Secret Words for Secret Desires. Significations of Homosexuality from Rozanov to Nabokov

Ferner ist Nabokov an Spielen interessiert, die nach diesem Grundmuster funktionieren: Schach, Tennis, Tischtennis und Fussball. Sein literarisches Spiel hingegen ist äusserst vielschichtig und stellt sozusagen den literarischen Versuch einer Synthese aus verschiedenen antithetischen Komponenten dar.

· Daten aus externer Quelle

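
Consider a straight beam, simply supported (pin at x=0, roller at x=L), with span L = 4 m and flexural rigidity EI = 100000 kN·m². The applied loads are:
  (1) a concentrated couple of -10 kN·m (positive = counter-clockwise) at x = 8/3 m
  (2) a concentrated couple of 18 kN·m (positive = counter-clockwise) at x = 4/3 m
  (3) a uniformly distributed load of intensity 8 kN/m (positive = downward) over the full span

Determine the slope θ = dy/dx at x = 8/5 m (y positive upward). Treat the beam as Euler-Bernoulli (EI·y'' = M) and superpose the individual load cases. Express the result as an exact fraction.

Load 1 — applied couple M₀=-10 kN·m at a=8/3 m (b=L-a=4/3):
  θ_1 = (M₀x²/(2L)+C₁)/EI  [x≤a] with C₁=M₀(3b²-L²)/(6L)=40/9 = ((-10)·(8/5)²/(2·4)+(40/9))/100000 = 7/562500 rad
Load 2 — applied couple M₀=18 kN·m at a=4/3 m (b=L-a=8/3):
  θ_2 = (M₀x²/(2L)-M₀(x-a)+C₁)/EI  [x>a] with C₁=M₀(3b²-L²)/(6L)=4 = (18·(8/5)²/(2·4)-18·((8/5)-(4/3))+4)/100000 = 31/625000 rad
Load 3 — uniform load w=8 kN/m over full span:
  θ_3 = -w(L³-6Lx²+4x³)/(24EI) = -8·(4³-6·4·(8/5)²+4·(8/5)³)/(24·100000) = -74/1171875 rad
Superposition: θ = Σ θ_i = -31/28125000 rad ≈ -0.000001 rad

θ(8/5) = -31/28125000 rad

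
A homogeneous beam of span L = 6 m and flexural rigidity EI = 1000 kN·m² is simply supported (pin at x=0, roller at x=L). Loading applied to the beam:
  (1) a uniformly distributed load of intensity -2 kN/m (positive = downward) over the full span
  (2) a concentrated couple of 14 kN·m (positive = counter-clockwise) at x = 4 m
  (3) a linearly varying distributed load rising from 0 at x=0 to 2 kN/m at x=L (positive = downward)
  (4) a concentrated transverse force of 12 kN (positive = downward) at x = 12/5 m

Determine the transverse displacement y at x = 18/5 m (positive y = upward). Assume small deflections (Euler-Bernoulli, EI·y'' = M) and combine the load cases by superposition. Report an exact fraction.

y(18/5) = -182361/3906250 m

Load 1 — uniform load w=-2 kN/m over full span:
  y_1 = -wx(L³-2Lx²+x³)/(24EI) = -(-2)·(18/5)·(6³-2·6·(18/5)²+(18/5)³)/(24·1000) = 2511/78125 m
Load 2 — applied couple M₀=14 kN·m at a=4 m (b=L-a=2):
  y_2 = (M₀x³/(6L)+C₁x)/EI  [x≤a] with C₁=M₀(3b²-L²)/(6L)=-28/3 = (14·(18/5)³/(6·6)+(-28/3)·(18/5))/1000 = -483/31250 m
Load 3 — triangular load w₀=2 kN/m (0→w₀ over full span):
  y_3 = -w₀x(7L⁴-10L²x²+3x⁴)/(360LEI) = -2·(18/5)·(7·6⁴-10·6²·(18/5)²+3·(18/5)⁴)/(360·6·1000) = -31968/1953125 m
Load 4 — point force P=12 kN at a=12/5 m (b=L-a=18/5):
  y_4 = -Pa(L-x)(2Lx-a²-x²)/(6LEI)  [x>a] = -12·(12/5)·(6-(18/5))·(2·6·(18/5)-(12/5)²-(18/5)²)/(6·6·1000) = -3672/78125 m
Superposition: y = Σ y_i = -182361/3906250 m ≈ -0.046684 m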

Die klassische Romanform wird von Nabokov dekonstruiert. So kommt der Roman einerseits sehr wohl in der klassischen Struktur von Einleitung, Steigerung der Handlung, Höhepunkt und Ausklang daher, hebt diese Form jedoch gleichsam dadurch auf, dass der Roman mit einer Einleitung des Kommentators Charles Kinbote beginnt, auf die das eigentlichen Gedicht “Pale Fire” von John Shade folgt, woran sich dann Kinbotes Kommentar anschliesst, der mit dem Gedicht auf den ersten Anschein entgegen den Behauptungen seines Verfassers recht wenig zu tun zu haben scheint. Der letzte Teil des Romans besteht aus Kinbotes Index zu seinem Kommentar.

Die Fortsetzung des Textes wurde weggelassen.